L’oraison du matin scintille quand le corps tarde à se dégourdir pour honorer ce nouveau jour. La main retourne les couvertures, sommées d’attendre la révolution du jour pour retrouver une utilité. Rejetées, froissées, elles s’affaissent, renversées sur le lit quand le corps se dresse dans la splendeur du jour naissant. Moment éternel qui se reproduit tant que la vie coule dans les veines et procure ce souffle dont l’absence rime avec la mort. Le corps s’ébranle et épouse la pénombre pour glisser sur le matelas et laisser les pieds toucher le sol. Ce sol ne vacille-t-il pas ? L’habitude provoque la sombreté de la pièce en lui niant son mystère. La main trouve le pantalon et le pull-over qui habilleront le corps maladroit de retrouver le mouvement quand il s’était habitué à l’immobilité de la nuit. Soudain, l’espace a des volumes définis et précis auxquels il vaut mieux ne pas s’affronter. La noirceur veille pour ne pas perdre ses fortifications et espère regagner un peu de terrain dans sa lutte contre le jour et contre l’acuité visuelle qui s’adapte doucement au manque de luminosité.

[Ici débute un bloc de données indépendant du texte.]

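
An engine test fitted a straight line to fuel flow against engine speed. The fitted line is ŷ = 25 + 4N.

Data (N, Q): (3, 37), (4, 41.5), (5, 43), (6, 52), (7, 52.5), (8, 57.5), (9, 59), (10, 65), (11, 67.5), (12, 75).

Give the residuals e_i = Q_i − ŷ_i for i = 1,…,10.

0, 0.5, -2, 3, -0.5, 0.5, -2, 0, -1.5, 2

N=3: ŷ = 25 + 4·3 = 37; e = 37 − 37 = 0
N=4: ŷ = 25 + 4·4 = 41; e = 41.5 − 41 = 0.5
N=5: ŷ = 25 + 4·5 = 45; e = 43 − 45 = -2
N=6: ŷ = 25 + 4·6 = 49; e = 52 − 49 = 3
N=7: ŷ = 25 + 4·7 = 53; e = 52.5 − 53 = -0.5
N=8: ŷ = 25 + 4·8 = 57; e = 57.5 − 57 = 0.5
N=9: ŷ = 25 + 4·9 = 61; e = 59 − 61 = -2
N=10: ŷ = 25 + 4·10 = 65; e = 65 − 65 = 0
N=11: ŷ = 25 + 4·11 = 69; e = 67.5 − 69 = -1.5
N=12: ŷ = 25 + 4·12 = 73; e = 75 − 73 = 2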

Le couloir se prolonge. Il permet de cheminer vers l’aventure, la plus grande de la journée. Quelques pas, et le couloir se termine. La salle de bain. Un peu de lumière. Très peu. Il faut se réveiller, mais ne réveiller personne. Ce rendez-vous tous les matins du monde revient, intime, sans aucun étalage. Le corps découvre le jour naissant, il a laissé la nuit et son océan d’inconscience pour se baigner à la source nouvelle.

La pièce de l’oraison, enfin. La petite lumière qui glisse et dévoile l’icône en triptyque, une Vierge à l’Enfant, entouré des archanges Michel et Gabriel. Une douce lumière comme un soleil couchant de Méditerranée. La descente à genoux sur le prie-Dieu révèle le moment de vérité. Les genoux craquent et demandent pitié. La force musculaire déployée pour descendre sur le coussin usé déposé sur le bois du prie-Dieu permet que les membres se familiarisent de cette nouvelle position. S’affaisser tout en gardant la dignité requise par la prière. Laisser le regard fleureter sur l’autel composite. Contempler la lumière boisée de la lampe sur l’icône craquelée. Voir le visage du Christ sur ce tableau du XIXe siècle et son doigt indiquant avec discrétion son cœur miséricordieux. Reconnaître la Trinité d’Andreï Roublev. Penser au génie de Tarkovski et à tous les fols-en-Christ. Laisser son esprit vagabonder comme dans un roman d’Antoine Blondin. Revoir ce contrat mal signé, le chaos du travail et des relations humaines. Tenter d’ignorer ces genoux qui grincent et demandent du réconfort. Oublier cet appel téléphonique dont chaque mot retentit comme un coup de massue. Se laisser gagner par quelques notes de désespoir sur la vie après cette horrible journée de la veille où tout un travail de plusieurs semaines a été réduit à néant. Regretter cette fatigue qui n’en finit pas et qui aspire à être balayée par des vacances qui n’apparaissent pas à l’horizon… Comment tant de pensées tournent et virent dans le crâne humain qui ne peut pas cesser de brasser et de cajoler ses idées, ses concepts, cette manière de monde, les journées passées, celles à venir ? Quelle merveille que ces sens, toutes ces impressions visuelles ou tactiles ou sonores ou goûteuses ou odorantes reviennent et forment la mémoire, là où loge l’esprit. Quelle poésie !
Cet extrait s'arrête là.